Alexandra Cain
April 30, 2012
The Age
Nicci Herrera launched her business in July 2011, within three weeks she had 500 members and four competitors.
YOU may not have yet heard of s-commerce, but it has gained serious traction in the US. If that experience is anything to go by, Australia will soon follow suit.
S-commerce stands for subscription commerce. A derivative of e-commerce, in an s-commerce business model consumers pay a subscription to gain preferential access to hard-to-come-by products and services.
An early example of this type of operation in the Australian market is Lust have it!
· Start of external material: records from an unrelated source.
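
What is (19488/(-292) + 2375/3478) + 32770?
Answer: 8303334939/253894 ≈ 32704.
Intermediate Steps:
(19488/(-292) + 2375/3478) + 32770 = (19488*(-1/292) + 2375*(1/3478)) + 32770 = (-4872/73 + 2375/3478) + 32770 = -16771441/253894 + 32770 = 8303334939/253894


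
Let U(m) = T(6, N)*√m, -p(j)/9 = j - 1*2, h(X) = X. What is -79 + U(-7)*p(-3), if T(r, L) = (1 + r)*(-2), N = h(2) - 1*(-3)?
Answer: -79 - 630*I*√7 ≈ -79.0 - 1666.8*I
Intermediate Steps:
N = 5 (N = 2 - 1*(-3) = 2 + 3 = 5)
p(j) = 18 - 9*j (p(j) = -9*(j - 1*2) = -9*(j - 2) = -9*(-2 + j) = 18 - 9*j)
T(r, L) = -2 - 2*r
U(m) = -14*√m (U(m) = (-2 - 2*6)*√m = (-2 - 12)*√m = -14*√m)
-79 + U(-7)*p(-3) = -79 + (-14*I*√7)*(18 - 9*(-3)) = -79 + (-14*I*√7)*(18 + 27) = -79 - 14*I*√7*45 = -79 - 630*I*√7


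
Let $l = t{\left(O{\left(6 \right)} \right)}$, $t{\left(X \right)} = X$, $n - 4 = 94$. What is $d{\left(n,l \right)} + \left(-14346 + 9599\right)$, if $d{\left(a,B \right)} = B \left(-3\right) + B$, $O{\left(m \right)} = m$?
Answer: $-4759$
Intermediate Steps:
$n = 98$ ($n = 4 + 94 = 98$)
$l = 6$
$d{\left(a,B \right)} = - 2 B$ ($d{\left(a,B \right)} = - 3 B + B = - 2 B$)
$d{\left(n,l \right)} + \left(-14346 + 9599\right) = \left(-2\right) 6 + \left(-14346 + 9599\right) = -12 - 4747 = -4759$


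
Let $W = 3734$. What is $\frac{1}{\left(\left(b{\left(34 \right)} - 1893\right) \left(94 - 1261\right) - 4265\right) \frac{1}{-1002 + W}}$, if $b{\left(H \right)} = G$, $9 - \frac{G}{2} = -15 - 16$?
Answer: $\frac{1366}{1055753} \approx 0.0012939$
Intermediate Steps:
$G = 80$ ($G = 18 - 2 \left(-15 - 16\right) = 18 - -62 = 18 + 62 = 80$)
$b{\left(H \right)} = 80$
$\frac{1}{\left(\left(b{\left(34 \right)} - 1893\right) \left(94 - 1261\right) - 4265\right) \frac{1}{-1002 + W}} = \frac{1}{\left(\left(80 - 1893\right) \left(94 - 1261\right) - 4265\right) \frac{1}{-1002 + 3734}} = \frac{1}{\left(\left(-1813\right) \left(-1167\right) - 4265\right) \frac{1}{2732}} = \frac{1}{\left(2115771 - 4265\right) \frac{1}{2732}} = \frac{1}{2111506 \cdot \frac{1}{2732}} = \frac{1}{\frac{1055753}{1366}} = \frac{1366}{1055753}$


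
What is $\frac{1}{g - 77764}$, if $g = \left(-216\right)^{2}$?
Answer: $- \frac{1}{31108} \approx -3.2146 \cdot 10^{-5}$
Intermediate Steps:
$g = 46656$
$\frac{1}{g - 77764} = \frac{1}{46656 - 77764} = \frac{1}{-31108} = - \frac{1}{31108}$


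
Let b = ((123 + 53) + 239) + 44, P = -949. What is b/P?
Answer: -459/949 ≈ -0.48367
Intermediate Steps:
b = 459 (b = (176 + 239) + 44 = 415 + 44 = 459)
b/P = 459/(-949) = 459*(-1/949) = -459/949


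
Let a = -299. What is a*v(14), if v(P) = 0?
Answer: 0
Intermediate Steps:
a*v(14) = -299*0 = 0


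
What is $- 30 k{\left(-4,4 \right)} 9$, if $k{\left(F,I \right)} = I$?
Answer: $-1080$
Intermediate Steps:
$- 30 k{\left(-4,4 \right)} 9 = \left(-30\right) 4 \cdot 9 = \left(-120\right) 9 = -1080$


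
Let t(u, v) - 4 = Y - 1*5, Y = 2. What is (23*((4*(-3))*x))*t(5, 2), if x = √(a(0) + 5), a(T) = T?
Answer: -276*√5 ≈ -617.15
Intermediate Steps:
t(u, v) = 1 (t(u, v) = 4 + (2 - 1*5) = 4 + (2 - 5) = 4 - 3 = 1)
x = √5 (x = √(0 + 5) = √5 ≈ 2.2361)
(23*((4*(-3))*x))*t(5, 2) = (23*((4*(-3))*√5))*1 = (23*(-12*√5))*1 = -276*√5*1 = -276*√5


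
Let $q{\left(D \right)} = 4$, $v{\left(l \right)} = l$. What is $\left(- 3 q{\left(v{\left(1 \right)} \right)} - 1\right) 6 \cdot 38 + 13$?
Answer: $-2951$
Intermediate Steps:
$\left(- 3 q{\left(v{\left(1 \right)} \right)} - 1\right) 6 \cdot 38 + 13 = \left(\left(-3\right) 4 - 1\right) 6 \cdot 38 + 13 = \left(-12 - 1\right) 6 \cdot 38 + 13 = \left(-13\right) 6 \cdot 38 + 13 = \left(-78\right) 38 + 13 = -2964 + 13 = -2951$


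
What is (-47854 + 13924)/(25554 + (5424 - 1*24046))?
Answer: -16965/3466 ≈ -4.8947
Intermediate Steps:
(-47854 + 13924)/(25554 + (5424 - 1*24046)) = -33930/(25554 + (5424 - 24046)) = -33930/(25554 - 18622) = -33930/6932 = -33930*1/6932 = -16965/3466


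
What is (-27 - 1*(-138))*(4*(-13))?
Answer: -5772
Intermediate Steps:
(-27 - 1*(-138))*(4*(-13)) = (-27 + 138)*(-52) = 111*(-52) = -5772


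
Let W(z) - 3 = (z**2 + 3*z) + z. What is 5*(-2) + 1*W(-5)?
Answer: -2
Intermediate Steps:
W(z) = 3 + z**2 + 4*z (W(z) = 3 + ((z**2 + 3*z) + z) = 3 + (z**2 + 4*z) = 3 + z**2 + 4*z)
5*(-2) + 1*W(-5) = 5*(-2) + 1*(3 + (-5)**2 + 4*(-5)) = -10 + 1*(3 + 25 - 20) = -10 + 1*8 = -10 + 8 = -2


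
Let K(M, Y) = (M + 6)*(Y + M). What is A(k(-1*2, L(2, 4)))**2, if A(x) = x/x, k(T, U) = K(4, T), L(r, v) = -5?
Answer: 1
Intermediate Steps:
K(M, Y) = (6 + M)*(M + Y)
k(T, U) = 40 + 10*T (k(T, U) = 4**2 + 6*4 + 6*T + 4*T = 16 + 24 + 6*T + 4*T = 40 + 10*T)
A(x) = 1
A(k(-1*2, L(2, 4)))**2 = 1**2 = 1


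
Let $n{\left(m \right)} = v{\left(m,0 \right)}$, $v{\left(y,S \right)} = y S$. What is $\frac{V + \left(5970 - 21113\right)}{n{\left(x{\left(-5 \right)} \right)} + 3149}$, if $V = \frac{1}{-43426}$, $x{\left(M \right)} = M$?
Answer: $- \frac{657599919}{136748474} \approx -4.8088$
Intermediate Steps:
$v{\left(y,S \right)} = S y$
$n{\left(m \right)} = 0$ ($n{\left(m \right)} = 0 m = 0$)
$V = - \frac{1}{43426} \approx -2.3028 \cdot 10^{-5}$
$\frac{V + \left(5970 - 21113\right)}{n{\left(x{\left(-5 \right)} \right)} + 3149} = \frac{- \frac{1}{43426} + \left(5970 - 21113\right)}{0 + 3149} = \frac{- \frac{1}{43426} - 15143}{3149} = \left(- \frac{657599919}{43426}\right) \frac{1}{3149} = - \frac{657599919}{136748474}$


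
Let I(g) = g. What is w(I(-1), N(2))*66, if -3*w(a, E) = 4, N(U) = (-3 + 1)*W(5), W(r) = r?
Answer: -88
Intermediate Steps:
N(U) = -10 (N(U) = (-3 + 1)*5 = -2*5 = -10)
w(a, E) = -4/3 (w(a, E) = -1/3*4 = -4/3)
w(I(-1), N(2))*66 = -4/3*66 = -88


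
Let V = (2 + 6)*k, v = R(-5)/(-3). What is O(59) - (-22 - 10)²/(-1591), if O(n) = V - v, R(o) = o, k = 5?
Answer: 186037/4773 ≈ 38.977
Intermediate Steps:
v = 5/3 (v = -5/(-3) = -5*(-⅓) = 5/3 ≈ 1.6667)
V = 40 (V = (2 + 6)*5 = 8*5 = 40)
O(n) = 115/3 (O(n) = 40 - 1*5/3 = 40 - 5/3 = 115/3)
O(59) - (-22 - 10)²/(-1591) = 115/3 - (-22 - 10)²/(-1591) = 115/3 - (-32)²*(-1)/1591 = 115/3 - 1024*(-1)/1591 = 115/3 - 1*(-1024/1591) = 115/3 + 1024/1591 = 186037/4773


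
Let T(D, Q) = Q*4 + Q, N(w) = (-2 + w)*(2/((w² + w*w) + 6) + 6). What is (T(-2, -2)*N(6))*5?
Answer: -47000/39 ≈ -1205.1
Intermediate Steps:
N(w) = (-2 + w)*(6 + 2/(6 + 2*w²)) (N(w) = (-2 + w)*(2/((w² + w²) + 6) + 6) = (-2 + w)*(2/(2*w² + 6) + 6) = (-2 + w)*(2/(6 + 2*w²) + 6) = (-2 + w)*(6 + 2/(6 + 2*w²)))
T(D, Q) = 5*Q (T(D, Q) = 4*Q + Q = 5*Q)
(T(-2, -2)*N(6))*5 = ((5*(-2))*((-38 - 12*6² + 6*6³ + 19*6)/(3 + 6²)))*5 = -10*(-38 - 12*36 + 6*216 + 114)/(3 + 36)*5 = -10*(-38 - 432 + 1296 + 114)/39*5 = -10*940/39*5 = -9400/39*5 = -47000/39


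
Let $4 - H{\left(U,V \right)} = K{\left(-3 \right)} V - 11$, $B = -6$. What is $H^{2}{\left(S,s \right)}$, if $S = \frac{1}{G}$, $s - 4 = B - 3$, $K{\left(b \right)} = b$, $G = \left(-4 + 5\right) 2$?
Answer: $0$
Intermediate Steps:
$G = 2$ ($G = 1 \cdot 2 = 2$)
$s = -5$ ($s = 4 - 9 = -5$)
$S = \frac{1}{2} \approx 0.5$
$H{\left(U,V \right)} = 15 + 3 V$ ($H{\left(U,V \right)} = 4 - \left(- 3 V - 11\right) = 4 - \left(-11 - 3 V\right) = 4 + \left(11 + 3 V\right) = 15 + 3 V$)
$H^{2}{\left(S,s \right)} = \left(15 + 3 \left(-5\right)\right)^{2} = \left(15 - 15\right)^{2} = 0^{2} = 0$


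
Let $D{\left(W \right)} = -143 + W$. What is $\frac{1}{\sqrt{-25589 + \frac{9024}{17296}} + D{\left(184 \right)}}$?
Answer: $\frac{943}{627198} - \frac{i \sqrt{13536305}}{627198} \approx 0.0015035 - 0.005866 i$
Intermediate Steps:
$\frac{1}{\sqrt{-25589 + \frac{9024}{17296}} + D{\left(184 \right)}} = \frac{1}{\sqrt{-25589 + \frac{9024}{17296}} + \left(-143 + 184\right)} = \frac{1}{\sqrt{-25589 + 9024 \cdot \frac{1}{17296}} + 41} = \frac{1}{\sqrt{-25589 + \frac{12}{23}} + 41} = \frac{1}{\sqrt{- \frac{588535}{23}} + 41} = \frac{1}{\frac{i \sqrt{13536305}}{23} + 41} = \frac{1}{41 + \frac{i \sqrt{13536305}}{23}}$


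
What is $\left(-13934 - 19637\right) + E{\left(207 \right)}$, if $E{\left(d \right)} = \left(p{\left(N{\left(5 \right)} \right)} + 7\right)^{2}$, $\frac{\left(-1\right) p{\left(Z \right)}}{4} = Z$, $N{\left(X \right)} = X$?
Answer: $-33402$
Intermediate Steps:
$p{\left(Z \right)} = - 4 Z$
$E{\left(d \right)} = 169$ ($E{\left(d \right)} = \left(\left(-4\right) 5 + 7\right)^{2} = \left(-20 + 7\right)^{2} = \left(-13\right)^{2} = 169$)
$\left(-13934 - 19637\right) + E{\left(207 \right)} = \left(-13934 - 19637\right) + 169 = -33571 + 169 = -33402$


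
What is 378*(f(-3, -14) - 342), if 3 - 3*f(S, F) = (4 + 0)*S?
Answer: -127386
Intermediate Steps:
f(S, F) = 1 - 4*S/3 (f(S, F) = 1 - (4 + 0)*S/3 = 1 - 4*S/3)
378*(f(-3, -14) - 342) = 378*((1 - 4/3*(-3)) - 342) = 378*((1 + 4) - 342) = 378*(5 - 342) = 378*(-337) = -127386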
The business sends its members about five new trial-size premium beauty products each month for an annual subscription of $160, or a monthly subscription of $14.95.
Founder Nicci Herrera based her business model on that of US company Birchbox.
”I had an idea for a company but I wasn’t sure how to execute it and when I saw the US version I knew what I needed to do,” Herrera explains.
She began the business when her baby daughter was just three months old after recognising there was a gap between high-end professional products and the end consumer.
”People want to buy professional products but often they can’t justify the expense unless they know it’s going to work for them. So, giving them the chance to trial a product in their own home allows them to buy beauty products with confidence. You won’t find anything in the Lust have it! packs in the supermarket.”
The business launched in July 2011 and within three weeks Herrera had 500 members and four competitors.
But she says she had a march on the competition as she had researched her business for 11 months and as a former sales rep for a professional beauty products firm, she had the industry contacts to attract high-end brands such as Lancome, OPI nails and Dermalogica to the business.
Lust have it! is also the first investment for fledgling ”super angel” investment firm Foundry, started by Dale McCarthy, former director of corporate development at Fairfax Digital.
Angel investors are people – often friends, family or industry contacts – who tip in small amounts of seed capital for a stake in a start-up business. Super angels take a similar approach, but often lend skills to the operational side of the business as well as invest in it.
McCarthy says s-commerce, a subset of ”e-commerce 2.0”, is poised to gain real traction in the marketplace. ”E-commerce 2.0 is the next wave of online commerce,” says McCarthy. ”It is driven more by factors like push-based marketing, social-recommendation and entertainment,” she says.
As evidence McCarthy points to a rash of companies in the US that use this model. One example is ShoeDazzle, which sends members a pair of shoes each month for a subscription of $US39.95 ($A38.13).
Another is Trunk Club, which send its male subscribers a trunk of clothes selected based on their style preferences and arranged in outfits. Its customers return the clothes they do not want and keep the ones they do want.
As for the future of Lust have it! McCarthy says Foundry’s exit strategy will depend on Herrera’s wishes. ”We’re helping them to build their capability but they won’t be reliant on us in the long term.”